La SARL L... Transmettait au mandataire judiciaire deux propositions, l'une de Mme Z... pour 75000 euros frais d'agence inclus et l'autre de M. M... pour 70000 euros, frais d'agence inclus. Maître X... retenait l'offre de Mme Z.... Il demandait à l'agent immobilier de lui faire parvenir l'offre signée de l'intéressée, sans condition suspensive, et avec un acompte de 10 % sur le prix. Le juge-commissaire autorisait la vente du fonds à Mme Z..., laquelle ne se présentait pas chez le notaire pour la signature. Les lieux loués étaient ainsi restitués au propriétaire, ce qui consacrait la perte définitive du fonds de commerce.

Considérant que tant l'auteur de l'offre, Mme Z..., que l'agent immobilier avaient fait preuve de peu de sérieux dans cette affaire, Maître X... ès qualités de mandataire judiciaire engageait une action en responsabilité devant le tribunal de grande instance de Lille. Entre temps, la SARL L... était déclarée en liquidation judiciaire et Maître X... a donc déclaré la créance de la liquidation dont il avait la charge entre les mains de son confrère chargé de la liquidation de l'agence immobilière.
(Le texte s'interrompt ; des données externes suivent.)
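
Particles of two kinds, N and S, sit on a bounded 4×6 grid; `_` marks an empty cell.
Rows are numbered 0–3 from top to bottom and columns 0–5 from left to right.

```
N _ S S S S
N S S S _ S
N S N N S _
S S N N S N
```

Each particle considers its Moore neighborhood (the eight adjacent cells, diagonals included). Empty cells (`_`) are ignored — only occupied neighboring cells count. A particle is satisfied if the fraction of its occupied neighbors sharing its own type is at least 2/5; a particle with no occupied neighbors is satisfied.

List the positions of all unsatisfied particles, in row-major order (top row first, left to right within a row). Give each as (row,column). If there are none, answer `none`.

(2,0), (2,2), (3,4), (3,5)

Row 0: (0,0)N 1/2 ok · (0,2)S 4/4 ok · (0,3)S 4/4 ok · (0,4)S 4/4 ok · (0,5)S 2/2 ok
Row 1: (1,0)N 2/4 ok · (1,1)S 3/7 ok · (1,2)S 5/7 ok · (1,3)S 5/7 ok · (1,5)S 3/3 ok
Row 2: (2,0)N 1/5 unhappy · (2,1)S 4/8 ok · (2,2)N 3/8 unhappy · (2,3)N 3/7 ok · (2,4)S 3/6 ok
Row 3: (3,0)S 2/3 ok · (3,1)S 2/5 ok · (3,2)N 3/5 ok · (3,3)N 3/5 ok · (3,4)S 1/4 unhappy · (3,5)N 0/2 unhappy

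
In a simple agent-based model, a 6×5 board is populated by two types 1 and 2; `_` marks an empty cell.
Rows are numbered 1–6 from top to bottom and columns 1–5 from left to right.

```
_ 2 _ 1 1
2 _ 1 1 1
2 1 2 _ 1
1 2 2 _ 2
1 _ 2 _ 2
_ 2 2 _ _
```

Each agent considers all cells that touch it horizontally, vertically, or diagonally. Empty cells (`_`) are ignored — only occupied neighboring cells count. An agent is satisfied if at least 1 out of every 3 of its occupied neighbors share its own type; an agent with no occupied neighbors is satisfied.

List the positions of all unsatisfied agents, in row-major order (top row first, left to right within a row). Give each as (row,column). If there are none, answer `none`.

(3,2)

Row 1: (1,2)2 1/2 ok · (1,4)1 4/4 ok · (1,5)1 3/3 ok
Row 2: (2,1)2 2/3 ok · (2,3)1 3/5 ok · (2,4)1 5/6 ok · (2,5)1 4/4 ok
Row 3: (3,1)2 2/4 ok · (3,2)1 2/7 unhappy · (3,3)2 2/5 ok · (3,5)1 2/3 ok
Row 4: (4,1)1 2/4 ok · (4,2)2 4/7 ok · (4,3)2 3/4 ok · (4,5)2 1/2 ok
Row 5: (5,1)1 1/3 ok · (5,3)2 4/4 ok · (5,5)2 1/1 ok
Row 6: (6,2)2 2/3 ok · (6,3)2 2/2 ok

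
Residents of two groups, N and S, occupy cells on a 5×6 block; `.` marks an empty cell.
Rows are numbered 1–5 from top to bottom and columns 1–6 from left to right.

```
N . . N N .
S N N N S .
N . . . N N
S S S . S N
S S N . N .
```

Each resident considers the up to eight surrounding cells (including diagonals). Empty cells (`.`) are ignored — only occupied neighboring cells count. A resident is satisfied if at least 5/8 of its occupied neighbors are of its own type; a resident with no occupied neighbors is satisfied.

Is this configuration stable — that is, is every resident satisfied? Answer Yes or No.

(1,1)N 1/2 ✗
(1,4)N 3/4 ✓
(1,5)N 2/3 ✓
(2,1)S 0/3 ✗
(2,2)N 3/4 ✓
(2,3)N 3/3 ✓
(2,4)N 4/5 ✓
(2,5)S 0/5 ✗
(3,1)N 1/4 ✗
(3,5)N 3/5 ✗
(3,6)N 2/4 ✗
(4,1)S 3/4 ✓
(4,2)S 4/6 ✓
(4,3)S 2/3 ✓
(4,5)S 0/4 ✗
(4,6)N 3/4 ✓
(5,1)S 3/3 ✓
(5,2)S 4/5 ✓
(5,3)N 0/3 ✗
(5,5)N 1/2 ✗
For instance (1,1) has only 1/2 same-type neighbors, below 5/8.

No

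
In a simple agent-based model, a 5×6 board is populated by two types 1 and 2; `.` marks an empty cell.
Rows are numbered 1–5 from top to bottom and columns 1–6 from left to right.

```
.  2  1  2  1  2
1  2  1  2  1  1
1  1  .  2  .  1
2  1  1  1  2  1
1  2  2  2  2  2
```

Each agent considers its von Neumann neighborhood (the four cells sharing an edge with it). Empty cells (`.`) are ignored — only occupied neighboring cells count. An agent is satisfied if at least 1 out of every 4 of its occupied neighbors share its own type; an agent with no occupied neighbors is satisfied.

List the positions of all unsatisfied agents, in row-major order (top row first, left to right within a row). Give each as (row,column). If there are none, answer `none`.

(1,2)2 1/2 satisfied
(1,3)1 1/3 satisfied
(1,4)2 1/3 satisfied
(1,5)1 1/3 satisfied
(1,6)2 0/2 not
(2,1)1 1/2 satisfied
(2,2)2 1/4 satisfied
(2,3)1 1/3 satisfied
(2,4)2 2/4 satisfied
(2,5)1 2/3 satisfied
(2,6)1 2/3 satisfied
(3,1)1 2/3 satisfied
(3,2)1 2/3 satisfied
(3,4)2 1/2 satisfied
(3,6)1 2/2 satisfied
(4,1)2 0/3 not
(4,2)1 2/4 satisfied
(4,3)1 2/3 satisfied
(4,4)1 1/4 satisfied
(4,5)2 1/3 satisfied
(4,6)1 1/3 satisfied
(5,1)1 0/2 not
(5,2)2 1/3 satisfied
(5,3)2 2/3 satisfied
(5,4)2 2/3 satisfied
(5,5)2 3/3 satisfied
(5,6)2 1/2 satisfied

(1,6), (4,1), (5,1)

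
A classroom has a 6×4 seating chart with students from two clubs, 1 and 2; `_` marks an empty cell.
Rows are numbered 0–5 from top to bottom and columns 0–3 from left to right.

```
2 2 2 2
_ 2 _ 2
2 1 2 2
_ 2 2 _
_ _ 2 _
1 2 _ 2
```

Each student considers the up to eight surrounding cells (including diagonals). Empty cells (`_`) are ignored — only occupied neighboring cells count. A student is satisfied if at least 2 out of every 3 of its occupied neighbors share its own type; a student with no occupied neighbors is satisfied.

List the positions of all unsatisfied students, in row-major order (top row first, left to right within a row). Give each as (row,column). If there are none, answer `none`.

(2,1), (5,0), (5,1)

(0,0)2 2/2 satisfied
(0,1)2 3/3 satisfied
(0,2)2 4/4 satisfied
(0,3)2 2/2 satisfied
(1,1)2 5/6 satisfied
(1,3)2 4/4 satisfied
(2,0)2 2/3 satisfied
(2,1)1 0/5 not
(2,2)2 5/6 satisfied
(2,3)2 3/3 satisfied
(3,1)2 4/5 satisfied
(3,2)2 4/5 satisfied
(4,2)2 4/4 satisfied
(5,0)1 0/1 not
(5,1)2 1/2 not
(5,3)2 1/1 satisfied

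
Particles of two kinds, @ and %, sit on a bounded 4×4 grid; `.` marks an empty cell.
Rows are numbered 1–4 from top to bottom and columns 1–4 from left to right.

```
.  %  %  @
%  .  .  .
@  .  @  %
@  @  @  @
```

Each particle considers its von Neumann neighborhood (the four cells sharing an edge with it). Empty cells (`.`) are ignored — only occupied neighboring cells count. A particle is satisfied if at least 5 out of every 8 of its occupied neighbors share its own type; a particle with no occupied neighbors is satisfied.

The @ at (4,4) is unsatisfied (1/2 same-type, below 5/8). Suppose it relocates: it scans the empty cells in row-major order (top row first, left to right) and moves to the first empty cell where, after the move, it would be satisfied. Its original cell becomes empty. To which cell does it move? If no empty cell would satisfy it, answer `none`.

Vacating (4,4). Empty cells in order:
  (1,1): 0/2 same-type → still unsatisfied.
  (2,2): 0/2 same-type → still unsatisfied.
  (2,3): 1/2 same-type → still unsatisfied.
  (2,4): 1/2 same-type → still unsatisfied.
  (3,2): 3/3 same-type → satisfied — stop here.

(3,2)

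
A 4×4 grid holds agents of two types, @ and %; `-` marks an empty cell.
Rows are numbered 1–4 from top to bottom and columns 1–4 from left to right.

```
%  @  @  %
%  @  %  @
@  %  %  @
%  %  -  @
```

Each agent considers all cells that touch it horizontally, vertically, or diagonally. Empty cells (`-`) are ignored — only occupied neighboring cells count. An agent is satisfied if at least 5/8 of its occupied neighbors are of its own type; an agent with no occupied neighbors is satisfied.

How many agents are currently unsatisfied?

Row 1: (1,1)% 1/3 unhappy · (1,2)@ 2/5 unhappy · (1,3)@ 3/5 unhappy · (1,4)% 1/3 unhappy
Row 2: (2,1)% 2/5 unhappy · (2,2)@ 3/8 unhappy · (2,3)% 3/8 unhappy · (2,4)@ 2/5 unhappy
Row 3: (3,1)@ 1/5 unhappy · (3,2)% 5/7 ok · (3,3)% 3/7 unhappy · (3,4)@ 2/4 unhappy
Row 4: (4,1)% 2/3 ok · (4,2)% 3/4 ok · (4,4)@ 1/2 unhappy
Unsatisfied: (1,1), (1,2), (1,3), (1,4), (2,1), (2,2), (2,3), (2,4), (3,1), (3,3), (3,4), (4,4) — 12 in total.

12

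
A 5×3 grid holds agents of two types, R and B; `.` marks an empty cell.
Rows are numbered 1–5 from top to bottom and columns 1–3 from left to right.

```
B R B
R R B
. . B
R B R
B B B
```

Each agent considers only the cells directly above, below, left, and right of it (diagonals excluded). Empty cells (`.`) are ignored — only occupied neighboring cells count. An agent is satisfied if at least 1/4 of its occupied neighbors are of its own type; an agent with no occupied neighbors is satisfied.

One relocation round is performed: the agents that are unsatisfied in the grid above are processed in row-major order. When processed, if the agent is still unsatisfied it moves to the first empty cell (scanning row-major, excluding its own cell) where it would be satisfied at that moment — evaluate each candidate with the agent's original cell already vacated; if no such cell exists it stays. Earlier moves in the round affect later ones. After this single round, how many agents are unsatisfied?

Initially unsatisfied (in order): (1,1), (4,1), (4,3).
  (1,1) → (3,2).
  (4,1) → (1,1).
  (4,3) → (3,1).
Resulting grid:
R R B
R R B
R B B
. B .
B B B
All satisfied now.

0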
L'assureur de cette dernière a également été appelé à l'instance.

Par jugement du 17 juillet 2015, le tribunal de grande instance de Lille a notamment:

-déclaré recevable l'intervention accessoire de MM. G... et H...,

-déclaré irrecevables les demandes dirigées contre M. Benoît I...,

-débouté Maître X... ès qualités de mandataire liquidateur de la société «Les cris du c'ur» de ses demandes en paiement dirigées contre Mme Z...,

-débouté Maître X... ès qualités de ses demandes en paiement dirigées contre Maître A..., mandataire liquidateur de la SARL L... d'Entreprises,

-débouté Maître X... ès qualités de ses demandes en paiement dirigées contre la SA MMA,

-débouté Maître X... ès qualités de ses demandes en paiement dirigées contre la compagnie la MACIF,

-débouté Maître X... ès qualités de ses demandes en paiement dirigées contre la SA Covea Risks,

-condamné Maître A... ès qualités de mandataire liquidateur de la SARL L... d'Entreprises, et la société Covea Risks à verser à Maître X... ès qualités la somme de 1000 euros sur le fondement de l'article 700 du code de procédure civile,

-débouté les parties de leurs autres demandes.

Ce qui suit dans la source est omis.